H&M fails to Stretch the Line of its settlement agreement; invalidity challenge struck out

5 minute read
27 May 2015

The Court of Appeal has confirmed that a settlement agreement between Stretchline Intellectual Properties Ltd (Stretchline) and H&M Hennes & Mauritz UK Ltd (H&M) precluded H&M from challenging the validity of the patent concerned. This was the case even though Stretchline now alleged breach of the settlement agreement and infringement of the patent.

The Court of Appeal's judgment dated 22 May 2015 confirmed Sales J's judgment of 14 October 2014.

Stretchline's patent

Stretchline's patent concerns fabric tubes which are used to encase the under-wires in garments such as bras and swimming costumes. A problem with such underwires is that their ends sometimes penetrate the tubes which encase them, causing discomfort to the wearer of the garment. The patent claims to solve this problem by providing a barrier. The barrier is created by weaving into the fabric a fusible yarn. In the drying process, the yarn melts into the fabric, bonds to the other fibres in the fabric and solidifies.

Litigation background

Several years ago, Stretchline sued H&M for infringement of its patent. The proceedings were compromised, at a relatively early stage, in May 2011, by the parties entering into a settlement agreement. In 2012, Stretchline became suspicious that H&M was once again selling bras incorporating underwire casing components made in accordance with the claims of the patent. In 2013, it brought new proceedings.

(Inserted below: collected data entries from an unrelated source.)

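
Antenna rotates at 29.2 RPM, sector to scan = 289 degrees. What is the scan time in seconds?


t = 289 / (29.2 * 360) * 60 = 1.65 s

1.65 s


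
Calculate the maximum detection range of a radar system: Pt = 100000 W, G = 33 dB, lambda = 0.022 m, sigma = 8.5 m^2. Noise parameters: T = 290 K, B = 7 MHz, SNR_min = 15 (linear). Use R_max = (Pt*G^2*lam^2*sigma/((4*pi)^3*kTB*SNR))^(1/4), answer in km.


G_lin = 10^(33/10) = 1995.262315
R^4 = 100000 * 1995.262315^2 * 0.022^2 * 8.5 / ((4*pi)^3 * 1.38e-23 * 290 * 7000000.0 * 15)
R^4 = 1.96412e18 m^4
R_max = (1.96412e18)^(1/4) = 37436.2 m = 37.4 km

37.4 km


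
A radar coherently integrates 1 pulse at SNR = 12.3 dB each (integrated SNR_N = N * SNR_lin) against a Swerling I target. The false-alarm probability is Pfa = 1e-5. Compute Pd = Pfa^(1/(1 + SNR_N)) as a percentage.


SNR_lin = 10^(12.3/10) = 16.98244
SNR_N = 1 * 16.98244 = 16.98244
1/(1 + SNR_N) = 1/17.98244 = 0.0556098
Pd = (1e-5)^0.0556098 = 0.52717
Pd = 52.7%

52.7%


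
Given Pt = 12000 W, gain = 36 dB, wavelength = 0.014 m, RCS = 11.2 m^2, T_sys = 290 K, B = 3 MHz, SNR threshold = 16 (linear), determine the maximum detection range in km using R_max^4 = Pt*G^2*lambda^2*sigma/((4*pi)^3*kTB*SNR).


G_lin = 10^(36/10) = 3981.071706
R^4 = 12000 * 3981.071706^2 * 0.014^2 * 11.2 / ((4*pi)^3 * 1.38e-23 * 290 * 3000000.0 * 16)
R^4 = 1.09524e18 m^4
R_max = (1.09524e18)^(1/4) = 32350.2 m = 32.4 km

32.4 km


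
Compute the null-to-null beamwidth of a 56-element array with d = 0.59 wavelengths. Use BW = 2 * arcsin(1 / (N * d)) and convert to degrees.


1/(N*d) = 1/(56*0.59) = 0.030266
BW = 2*arcsin(0.030266) = 3.5 degrees

3.5 degrees


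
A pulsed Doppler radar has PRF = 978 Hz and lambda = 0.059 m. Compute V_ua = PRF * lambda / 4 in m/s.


V_ua = 978 * 0.059 / 4 = 14.4 m/s

14.4 m/s


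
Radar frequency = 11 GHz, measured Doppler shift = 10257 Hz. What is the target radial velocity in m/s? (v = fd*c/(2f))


v = 10257 * 3e8 / (2 * 11000000000.0) = 139.9 m/s

139.9 m/s


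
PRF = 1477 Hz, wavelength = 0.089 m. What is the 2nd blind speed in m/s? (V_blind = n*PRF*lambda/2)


V_blind = 2 * 1477 * 0.089 / 2 = 131.5 m/s

131.5 m/s


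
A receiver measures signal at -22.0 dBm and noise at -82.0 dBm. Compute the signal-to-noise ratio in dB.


SNR = -22.0 - (-82.0) = 60.0 dB

60.0 dB


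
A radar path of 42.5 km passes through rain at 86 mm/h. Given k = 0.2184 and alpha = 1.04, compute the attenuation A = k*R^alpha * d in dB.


gamma = 0.2184 * 86^1.04 = 22.44559 dB/km
A = 22.44559 * 42.5 = 953.94 dB

953.94 dB


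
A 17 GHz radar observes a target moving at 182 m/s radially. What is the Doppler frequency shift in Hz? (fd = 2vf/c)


fd = 2 * 182 * 17000000000.0 / 3e8 = 20626.7 Hz

20626.7 Hz


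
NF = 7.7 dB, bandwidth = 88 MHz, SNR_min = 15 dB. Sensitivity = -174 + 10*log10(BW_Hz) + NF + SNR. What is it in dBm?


10*log10(88000000.0) = 79.44
S = -174 + 79.44 + 7.7 + 15 = -71.9 dBm

-71.9 dBm


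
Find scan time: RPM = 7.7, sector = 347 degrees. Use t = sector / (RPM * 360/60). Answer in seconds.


t = 347 / (7.7 * 360) * 60 = 7.51 s

7.51 s


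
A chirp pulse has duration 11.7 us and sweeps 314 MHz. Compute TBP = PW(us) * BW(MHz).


TBP = 11.7 * 314 = 3673.8

3673.8


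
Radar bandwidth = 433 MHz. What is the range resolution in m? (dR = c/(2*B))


dR = 3e8 / (2 * 433000000.0) = 0.35 m

0.35 m


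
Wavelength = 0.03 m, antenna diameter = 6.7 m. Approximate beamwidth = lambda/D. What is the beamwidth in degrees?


BW_rad = 0.03 / 6.7 = 0.004478
BW_deg = 0.26 degrees

0.26 degrees


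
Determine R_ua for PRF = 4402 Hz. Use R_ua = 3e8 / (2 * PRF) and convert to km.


R_ua = 3e8 / (2 * 4402) = 34075.4 m = 34.1 km

34.1 km


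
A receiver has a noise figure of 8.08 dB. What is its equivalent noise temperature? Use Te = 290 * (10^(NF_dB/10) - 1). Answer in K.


NF_lin = 10^(8.08/10) = 6.426877
Te = 290 * (6.426877 - 1) = 1573.8 K

1573.8 K


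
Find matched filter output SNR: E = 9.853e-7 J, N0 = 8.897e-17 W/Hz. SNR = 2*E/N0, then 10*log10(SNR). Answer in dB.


SNR_lin = 2 * 9.853e-7 / 8.897e-17 = 2.215e10
SNR_dB = 10*log10(2.215e10) = 103.5 dB

103.5 dB


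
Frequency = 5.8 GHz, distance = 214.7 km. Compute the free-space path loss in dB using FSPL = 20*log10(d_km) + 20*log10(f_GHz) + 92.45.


20*log10(214.7) = 46.64
20*log10(5.8) = 15.27
FSPL = 154.4 dB

154.4 dB


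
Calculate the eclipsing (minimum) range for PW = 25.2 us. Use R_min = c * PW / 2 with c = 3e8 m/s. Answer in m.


R_min = 3e8 * 25.2e-6 / 2 = 3780.0 m

3780.0 m


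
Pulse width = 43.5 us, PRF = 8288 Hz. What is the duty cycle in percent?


DC = 43.5e-6 * 8288 * 100 = 36.05%

36.05%


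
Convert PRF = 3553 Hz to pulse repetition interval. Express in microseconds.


PRI = 1/3553 = 0.0002814523 s = 281.5 us

281.5 us


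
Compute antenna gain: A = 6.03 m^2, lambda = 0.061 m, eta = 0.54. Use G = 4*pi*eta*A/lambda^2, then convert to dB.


G_linear = 4*pi*0.54*6.03/0.061^2 = 10996.67
G_dB = 10*log10(10996.67) = 40.4 dB

40.4 dB


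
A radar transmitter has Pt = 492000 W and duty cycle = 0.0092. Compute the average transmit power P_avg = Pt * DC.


P_avg = 492000 * 0.0092 = 4526.4 W

4526.4 W


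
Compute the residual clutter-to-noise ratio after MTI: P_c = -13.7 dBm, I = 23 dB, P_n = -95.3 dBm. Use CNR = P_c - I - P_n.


CNR = -13.7 - 23 - (-95.3) = 58.6 dB

58.6 dB


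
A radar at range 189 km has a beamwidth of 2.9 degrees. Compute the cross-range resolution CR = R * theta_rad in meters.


BW_rad = 0.050614548
CR = 189000 * 0.050614548 = 9566.1 m

9566.1 m


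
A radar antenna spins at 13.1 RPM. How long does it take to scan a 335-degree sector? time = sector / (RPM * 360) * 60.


t = 335 / (13.1 * 360) * 60 = 4.26 s

4.26 s


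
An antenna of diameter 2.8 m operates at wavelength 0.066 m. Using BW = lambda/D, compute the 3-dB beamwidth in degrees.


BW_rad = 0.066 / 2.8 = 0.023571
BW_deg = 1.35 degrees

1.35 degrees


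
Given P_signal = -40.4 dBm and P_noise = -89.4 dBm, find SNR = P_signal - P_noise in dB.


SNR = -40.4 - (-89.4) = 49.0 dB

49.0 dB


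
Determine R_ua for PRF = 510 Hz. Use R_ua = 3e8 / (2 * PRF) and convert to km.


R_ua = 3e8 / (2 * 510) = 294117.6 m = 294.1 km

294.1 km


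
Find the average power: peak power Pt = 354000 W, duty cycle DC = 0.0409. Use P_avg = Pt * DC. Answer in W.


P_avg = 354000 * 0.0409 = 14478.6 W

14478.6 W


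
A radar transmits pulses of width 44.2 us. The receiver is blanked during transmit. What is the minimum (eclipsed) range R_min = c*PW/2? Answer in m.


R_min = 3e8 * 44.2e-6 / 2 = 6630.0 m

6630.0 m


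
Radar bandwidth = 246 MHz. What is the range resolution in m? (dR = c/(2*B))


dR = 3e8 / (2 * 246000000.0) = 0.61 m

0.61 m


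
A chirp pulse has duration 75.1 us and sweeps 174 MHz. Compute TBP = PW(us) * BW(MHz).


TBP = 75.1 * 174 = 13067.4

13067.4


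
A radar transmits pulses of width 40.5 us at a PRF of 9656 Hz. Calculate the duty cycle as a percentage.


DC = 40.5e-6 * 9656 * 100 = 39.11%

39.11%


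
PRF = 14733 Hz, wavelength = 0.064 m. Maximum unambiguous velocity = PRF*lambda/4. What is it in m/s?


V_ua = 14733 * 0.064 / 4 = 235.7 m/s

235.7 m/s


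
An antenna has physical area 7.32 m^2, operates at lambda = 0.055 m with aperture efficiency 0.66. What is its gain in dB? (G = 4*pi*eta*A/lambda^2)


G_linear = 4*pi*0.66*7.32/0.055^2 = 20069.64
G_dB = 10*log10(20069.64) = 43.0 dB

43.0 dB


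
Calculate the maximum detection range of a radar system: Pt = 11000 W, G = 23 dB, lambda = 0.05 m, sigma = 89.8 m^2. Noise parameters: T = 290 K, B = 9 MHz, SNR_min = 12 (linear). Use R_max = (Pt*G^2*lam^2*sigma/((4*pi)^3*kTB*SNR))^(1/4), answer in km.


G_lin = 10^(23/10) = 199.526231
R^4 = 11000 * 199.526231^2 * 0.05^2 * 89.8 / ((4*pi)^3 * 1.38e-23 * 290 * 9000000.0 * 12)
R^4 = 1.14625e17 m^4
R_max = (1.14625e17)^(1/4) = 18400.1 m = 18.4 km

18.4 km


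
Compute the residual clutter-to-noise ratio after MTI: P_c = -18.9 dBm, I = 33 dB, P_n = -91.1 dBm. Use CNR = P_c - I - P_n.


CNR = -18.9 - 33 - (-91.1) = 39.2 dB

39.2 dB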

Stretchline alleged that H&M had breached the terms of the settlement agreement and infringed the patent. H&M responded to these new claims by way of defence and counterclaim. It contended that it had not acted in breach of the settlement agreement nor had it infringed the patent for two reasons: 1) its bras did not fall within the scope of the patent; and 2) the patent was invalid.

Stretchline applied to strike out H&M's validity challenge

Stretchline sought to strike out those parts of H&M's pleaded case which raised the issue of the patent's validity, whether by way of defence or counterclaim.

The question was whether the terms of the settlement agreement entered into in 2011 precluded H&M from raising the challenge in the later proceedings.

Sales J thought H&M was precluded, and the Court of Appeal agreed.

Noting that the settlement agreement must be construed in the same way as for any other contract, Kitchin LJ said that this meant ascertaining what a reasonable person would have understood the parties to mean by using the language of the agreement against the background which would reasonably have been available to them at the time.

The reasonable person would have understood that the parties intended, by the settlement agreement, to compromise all issues in dispute between them ("settlement of the Claims or any other claim relating to the subject matter referred to in the litigation"), including the issue of validity of the patent, and to substitute the contractual arrangements contained therein.

H&M had therefore bound itself from defending both the breach of contract claim and the patent infringement claim by challenging the validity of the patent. It made no difference whether the challenge was in the form of a defence or a counterclaim.

Nor did it make any difference that Stretchline was arguing its case on infringement in a different way than it had adopted in the earlier proceedings. The patent gave scope for using more than one type of test in evidence in support of infringement and there was no evidence before the court that H&M had entered into the settlement agreement believing that infringement must be determined by the test employed in the context of the earlier proceedings.

If the validity challenge was precluded why was the patent infringement claim not precluded?

The Court of Appeal had the same question. Kitchin LJ thought it clear that the terms of the settlement agreement precluded Stretchline from pursuing its claim for infringement of the patent in parallel with its claim for breach of contract. But this was not an issue that either party had asked the court to decide. Each of Stretchline's claims (of breach of contract and patent infringement) will depend upon them showing that H&M's activities fell within the claims of its patent, but there may be implications for monetary relief.

Parties considering settlement of a dispute, and their legal representatives, may wish to be aware of the English courts' approach in this case. In particular, where a validity challenge is settled, this may impact the alleged infringers' defences to any later claim arising in connection with in the asserted right or the parties' compromise.